WASHINGTON — The Justice Department is asking a secret federal court to let the government keep telephone records collected by the National Security Agency beyond a five-year limit, arguing that it has an obligation to retain evidence in lawsuits it is facing.
Data collected under the NSA's phone records programs are supposed to be destroyed within five years, but lawyers for the government are asking that the records be preserved longer for use as potential evidence in pending lawsuits. The Justice Department says it has a legal obligation to identify, locate and maintain information that may be used as evidence in those suits that might otherwise be destroyed.
The American Civil Liberties Union, Sen. Rand Paul, R-Ky., and the First Unitarian Church of Los Angeles are among those suing to have the phone records program declared unconstitutional.
"This is just a distraction," ACLU Deputy Legal Director Jameel Jaffer said in a written statement. "We don't have any objection to the government deleting these records. While they're at it, they should delete the whole database."

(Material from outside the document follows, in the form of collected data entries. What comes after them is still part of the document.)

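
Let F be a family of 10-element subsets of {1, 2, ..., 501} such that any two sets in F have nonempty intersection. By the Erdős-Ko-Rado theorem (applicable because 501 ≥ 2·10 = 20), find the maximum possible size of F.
max |F| = C(500, 9) = 5006325637513057000

The Erdős-Ko-Rado theorem states: for n ≥ 2k, an intersecting family of k-subsets of an n-element set has size at most C(n − 1, k − 1), with equality for 'star' families {A ⊆ [n] : |A| = k, i ∈ A} (fix an element i). For n = 501, k = 10: C(500, 9) = 5006325637513057000.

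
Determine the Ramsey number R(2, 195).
R(2, 195) = 195

R(2, k) = k for all k ≥ 2: in a 2-colouring of K_k, either some edge is red (a red K_2) or all edges are blue (a blue K_k). And K_{194} coloured all-blue has no blue K_195, so R(2, 195) > 194. Hence R(2, 195) = 195.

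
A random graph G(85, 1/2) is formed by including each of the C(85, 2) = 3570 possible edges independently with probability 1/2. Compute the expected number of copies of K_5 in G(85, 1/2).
E[# K_5] = C(85, 5) · (1/2)^C(5, 2) = 32801517 / 2^10 ≈ 32032.731445

For each 5-subset S of vertices (there are C(85, 5) = 32801517 such S), let X_S = 1 if S induces a K_5 (all C(5, 2) = 10 edges present). Then P(X_S = 1) = (1/2)^10 = 1/1024. By linearity of expectation, E[# K_5] = C(85, 5) · (1/2)^10 = 32801517 / 1024 ≈ 32032.731445.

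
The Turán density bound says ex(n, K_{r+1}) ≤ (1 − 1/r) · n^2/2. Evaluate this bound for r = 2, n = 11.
Turán density bound = (1/2) · 11^2/2 = 121/4 ≈ 30.25

Turán's theorem: ex(n, K_{r+1}) is achieved by the complete r-partite Turán graph T(n, r) with parts as balanced as possible, and is at most (1 − 1/r) · n^2/2. For r = 2, n = 11: the density bound is (1/2) · 121/2 = 121/4 ≈ 30.25. The integer-valued extremum is e(T(11, 2)) = 30, which is strictly less than the density bound 121/4 since 2 ∤ 11 (the parts of T(11, 2) cannot all be equal).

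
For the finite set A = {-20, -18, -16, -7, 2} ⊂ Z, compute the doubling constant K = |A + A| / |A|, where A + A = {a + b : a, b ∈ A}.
K = |A + A| / |A| = 13/5

Enumerate A + A = {a + b : a, b ∈ A}. With |A| = 5, there are |A|^2 = 25 ordered sum pairs; collecting distinct values, A + A = {-40, -38, -36, -34, -32, -27, -25, -23, -18, -16, -14, -5, 4}, so |A + A| = 13. Thus K = 13/5. For comparison, the minimum possible |A + A| over all 5-element sets is 2·5 − 1 = 9 (so min K = 9/5), attained only by arithmetic progressions.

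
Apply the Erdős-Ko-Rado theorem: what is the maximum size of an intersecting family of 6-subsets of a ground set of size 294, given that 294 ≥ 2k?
max |F| = C(293, 5) = 17388337273

Erdős-Ko-Rado (1961): when n ≥ 2k, max |F| = C(n−1, k−1). The bound is attained by the star {A : i ∈ A} for any fixed i ∈ [n]. Here C(294−1, 6−1) = C(293, 5) = 17388337273.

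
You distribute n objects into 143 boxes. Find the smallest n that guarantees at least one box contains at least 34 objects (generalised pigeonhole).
n = (34 − 1)·143 + 1 = 4720

By the generalised pigeonhole principle, to guarantee some box contains ≥ r objects we need more than (r − 1) · k objects total. Threshold: n = (r − 1) · k + 1. With r = 34 and k = 143: n = 33 · 143 + 1 = 4719 + 1 = 4720. For n = 4719 = 33 · 143, we can put exactly 33 objects in every box, avoiding 34 in any single one — so 4720 is tight.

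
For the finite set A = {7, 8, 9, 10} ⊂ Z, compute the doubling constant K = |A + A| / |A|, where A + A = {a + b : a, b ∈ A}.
K = |A + A| / |A| = 7/4

Enumerate A + A = {a + b : a, b ∈ A}. With |A| = 4, there are |A|^2 = 16 ordered sum pairs; collecting distinct values, A + A = {14, 15, 16, 17, 18, 19, 20}, so |A + A| = 7. Thus K = 7/4. Here |A + A| = 2|A| − 1 = 7, the minimum possible — so K = 7/4 is minimal, which holds iff A is an arithmetic progression.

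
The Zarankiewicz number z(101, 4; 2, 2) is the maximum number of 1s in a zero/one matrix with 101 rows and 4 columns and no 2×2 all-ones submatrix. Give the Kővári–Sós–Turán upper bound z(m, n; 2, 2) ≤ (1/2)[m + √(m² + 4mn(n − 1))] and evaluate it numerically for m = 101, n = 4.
z(101, 4; 2, 2) ≤ (1/2)[101 + √(101² + 4·101·4·3)] = (1/2)[101 + √15049] = 111.8372

Kővári–Sós–Turán: let r_1, ..., r_101 be the row sums and z = Σ r_i the total number of 1s. Each pair of columns can share at most one row with both entries 1 (else a 2×2 all-ones block appears), so Σ_i C(r_i, 2) ≤ C(4, 2) = 6. By convexity Σ_i C(r_i, 2) ≥ 101·C(z/101, 2) = z(z − 101)/(2·101), giving z² − 101z − 101·4·3 ≤ 0 and hence z ≤ (1/2)[101 + √(10201 + 4·1212)] = (1/2)[101 + √15049] ≈ (1/2)(101 + 122.6744) = 111.8372.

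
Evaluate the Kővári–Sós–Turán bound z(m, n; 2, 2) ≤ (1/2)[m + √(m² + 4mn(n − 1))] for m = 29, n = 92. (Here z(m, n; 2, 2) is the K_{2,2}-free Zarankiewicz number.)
z(29, 92; 2, 2) ≤ (1/2)[29 + √(29² + 4·29·92·91)] = (1/2)[29 + √971993] = 507.4485

Kővári–Sós–Turán: let r_1, ..., r_29 be the row sums and z = Σ r_i the total number of 1s. Each pair of columns can share at most one row with both entries 1 (else a 2×2 all-ones block appears), so Σ_i C(r_i, 2) ≤ C(92, 2) = 4186. By convexity Σ_i C(r_i, 2) ≥ 29·C(z/29, 2) = z(z − 29)/(2·29), giving z² − 29z − 29·92·91 ≤ 0 and hence z ≤ (1/2)[29 + √(841 + 4·242788)] = (1/2)[29 + √971993] ≈ (1/2)(29 + 985.8971) = 507.4485.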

The request was made in a filing with the Foreign Intelligence Surveillance Court. The court has not ruled on the request, which was made public Wednesday. The government does not specify how long it thinks the records should be stored, but it says any order should allow the government to maintain the data "until relieved of its preservation obligations, or until further order of this court."
The Justice Department said intelligence analysts would not have access to data retained beyond the five-year period and that the data would be kept solely for "purposes of meeting its obligation to preserve potentially relevant evidence in the ongoing civil cases."